Sempat Mencekam, Kondisi Mesuji Berangsur Membaik

Red: Hazliansyah
Antara/Agus Wira Sukarta
Ribuan petani Kabupaten Mesuji, Lampung, Ahad (18/12), menunggu kedatangan rombongan anggota Komisi III DPR RI di areal Hutan Register 45.
Ribuan petani Kabupaten Mesuji, Lampung, Ahad (18/12), menunggu kedatangan rombongan anggota Komisi III DPR RI di areal Hutan Register 45.

REPUBLIKA.CO.ID, BANDARLAMPUNG -- Kondisi Kabupaten Mesuji Provinsi Lampung berangsur membaik setelah pada Minggu sempat kembali "memanas" menyusul terjadinya aksi pembakaran pos satpam PT Silva Inhutani Lampung di wilayah Alba V Mesuji.

"Kondisi mulai berangsur membaik, setelah kemarin rusuh lagi. Pihak aparat pun masih terlihat berjaga," kata Kabag Humas Kabupaten Mesuji, Hari, saat dihubungi dari Bandarlampung, Senin.

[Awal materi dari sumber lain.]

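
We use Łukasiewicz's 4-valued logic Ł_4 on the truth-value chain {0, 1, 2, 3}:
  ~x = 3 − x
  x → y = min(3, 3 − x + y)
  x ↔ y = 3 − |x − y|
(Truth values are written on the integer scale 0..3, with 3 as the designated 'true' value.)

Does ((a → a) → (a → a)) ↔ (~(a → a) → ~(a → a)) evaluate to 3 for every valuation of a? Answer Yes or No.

a = 0 ↦ 3
a = 1 ↦ 3
a = 2 ↦ 3
a = 3 ↦ 3
Every assignment gives a value ≥ 3.

Yes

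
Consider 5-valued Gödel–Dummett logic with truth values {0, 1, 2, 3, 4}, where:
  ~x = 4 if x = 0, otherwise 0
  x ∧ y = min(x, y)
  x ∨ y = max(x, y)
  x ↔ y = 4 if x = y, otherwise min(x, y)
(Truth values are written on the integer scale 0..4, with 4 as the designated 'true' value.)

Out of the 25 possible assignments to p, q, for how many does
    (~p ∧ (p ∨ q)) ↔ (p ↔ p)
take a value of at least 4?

value 4: 1 assignment (counts)
value 3: 1 assignment
value 2: 1 assignment
value 1: 1 assignment
value 0: 21 assignments
So 1 of the 25 assignments meets the threshold.

1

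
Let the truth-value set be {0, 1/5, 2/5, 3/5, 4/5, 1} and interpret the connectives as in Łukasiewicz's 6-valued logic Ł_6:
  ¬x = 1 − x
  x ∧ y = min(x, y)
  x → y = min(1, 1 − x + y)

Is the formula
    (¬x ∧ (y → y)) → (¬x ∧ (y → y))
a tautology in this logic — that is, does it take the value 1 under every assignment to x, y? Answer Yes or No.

At x = 4/5, y = 1/5, for instance:
¬x = ¬4/5 = 1/5
y → y = 1/5 → 1/5 = 1
¬x ∧ (y → y) = 1/5 ∧ 1 = 1/5
(¬x ∧ (y → y)) → (¬x ∧ (y → y)) = 1/5 → 1/5 = 1
and checking the remaining 35 assignments likewise gives ≥ 1 in every case.

Yes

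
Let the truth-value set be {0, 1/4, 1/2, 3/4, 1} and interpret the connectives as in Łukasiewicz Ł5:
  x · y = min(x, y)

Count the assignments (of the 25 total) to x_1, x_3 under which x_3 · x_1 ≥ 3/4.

value 1: 1 assignment (counts)
value 3/4: 3 assignments (counts)
value 1/2: 5 assignments
value 1/4: 7 assignments
value 0: 9 assignments
So 4 of the 25 assignments meet the threshold.

4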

Meski begitu, pihak kepolisian masih terlihat berjaga di wilayah Simpang Pematang, tempat terjadinya bentrok antara pihak perambah yang ada di Register 45 wilayah Alba V dengan satpam PT Silva Inhutani Lampung dan aparat pamswakarsa. Ia menyebutkan para perambah sudah kembali ke Register 45.

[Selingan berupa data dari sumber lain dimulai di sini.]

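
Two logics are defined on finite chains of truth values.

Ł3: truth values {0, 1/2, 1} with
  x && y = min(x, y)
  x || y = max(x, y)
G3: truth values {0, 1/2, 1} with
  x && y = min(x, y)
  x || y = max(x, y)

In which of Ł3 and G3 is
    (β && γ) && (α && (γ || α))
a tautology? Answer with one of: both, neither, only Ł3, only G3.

In Ł3: at α = 0, β = 0, γ = 0 the value is 0 — not a tautology.
In G3: at α = 0, β = 0, γ = 0 the value is 0 — not a tautology.

neither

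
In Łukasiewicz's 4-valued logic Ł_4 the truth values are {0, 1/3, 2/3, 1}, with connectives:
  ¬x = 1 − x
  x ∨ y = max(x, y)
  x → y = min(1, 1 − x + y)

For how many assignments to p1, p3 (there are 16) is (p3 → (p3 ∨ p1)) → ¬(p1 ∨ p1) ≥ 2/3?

8

p1 = 0, p3 = 0 ↦ 1  ≥
p1 = 0, p3 = 1/3 ↦ 1  ≥
p1 = 0, p3 = 2/3 ↦ 1  ≥
p1 = 0, p3 = 1 ↦ 1  ≥
p1 = 1/3, p3 = 0 ↦ 2/3  ≥
p1 = 1/3, p3 = 1/3 ↦ 2/3  ≥
p1 = 1/3, p3 = 2/3 ↦ 2/3  ≥
p1 = 1/3, p3 = 1 ↦ 2/3  ≥
p1 = 2/3, p3 = 0 ↦ 1/3  <
p1 = 2/3, p3 = 1/3 ↦ 1/3  <
p1 = 2/3, p3 = 2/3 ↦ 1/3  <
p1 = 2/3, p3 = 1 ↦ 1/3  <
p1 = 1, p3 = 0 ↦ 0  <
p1 = 1, p3 = 1/3 ↦ 0  <
p1 = 1, p3 = 2/3 ↦ 0  <
p1 = 1, p3 = 1 ↦ 0  <
So 8 of the 16 assignments meet the threshold.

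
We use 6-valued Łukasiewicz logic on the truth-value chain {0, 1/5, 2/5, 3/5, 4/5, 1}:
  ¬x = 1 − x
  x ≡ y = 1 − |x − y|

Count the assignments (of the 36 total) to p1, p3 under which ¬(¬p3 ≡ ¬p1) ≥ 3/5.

12

value 1: 2 assignments (counts)
value 4/5: 4 assignments (counts)
value 3/5: 6 assignments (counts)
value 2/5: 8 assignments
value 1/5: 10 assignments
value 0: 6 assignments
So 12 of the 36 assignments meet the threshold.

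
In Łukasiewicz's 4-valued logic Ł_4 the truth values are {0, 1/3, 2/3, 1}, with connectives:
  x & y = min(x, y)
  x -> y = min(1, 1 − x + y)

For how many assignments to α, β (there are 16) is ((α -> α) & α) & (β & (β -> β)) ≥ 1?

α = 0, β = 0 ↦ 0  <
α = 0, β = 1/3 ↦ 0  <
α = 0, β = 2/3 ↦ 0  <
α = 0, β = 1 ↦ 0  <
α = 1/3, β = 0 ↦ 0  <
α = 1/3, β = 1/3 ↦ 1/3  <
α = 1/3, β = 2/3 ↦ 1/3  <
α = 1/3, β = 1 ↦ 1/3  <
α = 2/3, β = 0 ↦ 0  <
α = 2/3, β = 1/3 ↦ 1/3  <
α = 2/3, β = 2/3 ↦ 2/3  <
α = 2/3, β = 1 ↦ 2/3  <
α = 1, β = 0 ↦ 0  <
α = 1, β = 1/3 ↦ 1/3  <
α = 1, β = 2/3 ↦ 2/3  <
α = 1, β = 1 ↦ 1  ≥
So 1 of the 16 assignments meets the threshold.

1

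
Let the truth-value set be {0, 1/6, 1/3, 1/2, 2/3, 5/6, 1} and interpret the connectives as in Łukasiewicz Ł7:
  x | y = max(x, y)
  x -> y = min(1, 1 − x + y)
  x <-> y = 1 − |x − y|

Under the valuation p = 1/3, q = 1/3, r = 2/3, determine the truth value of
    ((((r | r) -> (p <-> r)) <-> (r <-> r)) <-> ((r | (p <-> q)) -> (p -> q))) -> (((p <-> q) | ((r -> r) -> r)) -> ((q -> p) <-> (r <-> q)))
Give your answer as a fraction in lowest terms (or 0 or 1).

r | r = 2/3 | 2/3 = 2/3
p <-> r = 1/3 <-> 2/3 = 2/3
(r | r) -> (p <-> r) = 2/3 -> 2/3 = 1
r <-> r = 2/3 <-> 2/3 = 1
((r | r) -> (p <-> r)) <-> (r <-> r) = 1 <-> 1 = 1
p <-> q = 1/3 <-> 1/3 = 1
r | (p <-> q) = 2/3 | 1 = 1
p -> q = 1/3 -> 1/3 = 1
(r | (p <-> q)) -> (p -> q) = 1 -> 1 = 1
(((r | r) -> (p <-> r)) <-> (r <-> r)) <-> ((r | (p <-> q)) -> (p -> q)) = 1 <-> 1 = 1
p <-> q = 1/3 <-> 1/3 = 1
r -> r = 2/3 -> 2/3 = 1
(r -> r) -> r = 1 -> 2/3 = 2/3
(p <-> q) | ((r -> r) -> r) = 1 | 2/3 = 1
q -> p = 1/3 -> 1/3 = 1
r <-> q = 2/3 <-> 1/3 = 2/3
(q -> p) <-> (r <-> q) = 1 <-> 2/3 = 2/3
((p <-> q) | ((r -> r) -> r)) -> ((q -> p) <-> (r <-> q)) = 1 -> 2/3 = 2/3
((((r | r) -> (p <-> r)) <-> (r <-> r)) <-> ((r | (p <-> q)) -> (p -> q))) -> (((p <-> q) | ((r -> r) -> r)) -> ((q -> p) <-> (r <-> q))) = 1 -> 2/3 = 2/3

2/3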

Pada Minggu, para perambah Register 45 Kabupaten Mesuji membakar pos satpam PT Silva Inhutani Lampung wilayah Alba V.

"Berawal dari PT Silva Inhutani Lampung dengan pengamanan sekuriti dan Pamswakarsa melakukan perobohan pondok masyarakat perambah Register 45," kata Sokyat, warga Kabupaten Mesuji.

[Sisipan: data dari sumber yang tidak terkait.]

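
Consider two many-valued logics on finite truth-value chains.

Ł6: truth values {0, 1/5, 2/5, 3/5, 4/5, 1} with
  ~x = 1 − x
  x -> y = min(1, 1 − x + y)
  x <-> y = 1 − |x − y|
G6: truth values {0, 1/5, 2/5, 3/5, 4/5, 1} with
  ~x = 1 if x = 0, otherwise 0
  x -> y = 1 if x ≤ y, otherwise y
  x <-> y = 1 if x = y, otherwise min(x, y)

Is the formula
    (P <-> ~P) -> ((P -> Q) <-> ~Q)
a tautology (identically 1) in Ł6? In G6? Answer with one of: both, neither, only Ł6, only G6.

only G6

In Ł6: at P = 1/5, Q = 4/5 the value is 4/5 — not a tautology.
In G6: every assignment gives 1 — tautology.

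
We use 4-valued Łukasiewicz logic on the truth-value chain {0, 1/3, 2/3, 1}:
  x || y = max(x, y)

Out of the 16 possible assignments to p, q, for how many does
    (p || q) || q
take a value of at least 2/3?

p = 0, q = 0 ↦ 0  <
p = 0, q = 1/3 ↦ 1/3  <
p = 0, q = 2/3 ↦ 2/3  ≥
p = 0, q = 1 ↦ 1  ≥
p = 1/3, q = 0 ↦ 1/3  <
p = 1/3, q = 1/3 ↦ 1/3  <
p = 1/3, q = 2/3 ↦ 2/3  ≥
p = 1/3, q = 1 ↦ 1  ≥
p = 2/3, q = 0 ↦ 2/3  ≥
p = 2/3, q = 1/3 ↦ 2/3  ≥
p = 2/3, q = 2/3 ↦ 2/3  ≥
p = 2/3, q = 1 ↦ 1  ≥
p = 1, q = 0 ↦ 1  ≥
p = 1, q = 1/3 ↦ 1  ≥
p = 1, q = 2/3 ↦ 1  ≥
p = 1, q = 1 ↦ 1  ≥
So 12 of the 16 assignments meet the threshold.

12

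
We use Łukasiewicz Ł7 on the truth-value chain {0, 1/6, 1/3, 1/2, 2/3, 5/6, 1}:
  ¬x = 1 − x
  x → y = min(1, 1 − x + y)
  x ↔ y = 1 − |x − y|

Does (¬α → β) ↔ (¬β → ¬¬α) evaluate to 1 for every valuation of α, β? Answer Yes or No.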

Dikatakan Sokyat, pada saat perobohon, ada perambah yang ditahan dan dikabarkan sejumlah barang milik perambah hilang yang diduga diambil oleh pihak satpam serta pamswakarsa saat melakukan penggusuran.

Pembakaran pos satpam itu, lanjut dia, terjadi sekitar pukul 12.00 WIB sehingga membuat jalur Simpang Pematang tidak bisa dilewati oleh kendaraan yang akan melintas jalan tersebut, dan suasana sempat mencekam selama beberapa jam.

Kepolisian Sektor (Polsek) Simpang Pematang yang berada di jalan lintas timur Sumatera itu berjaga dengan melakukan pengamanan secara persuasif. Selain itu, menurut dia, para perambah yang bersenjatakan bambu runcing dan parang juga meminta alat berat mereka agar segera dikembalikan dan juga pembebasan terhadap warga Register 45 yang ditahan.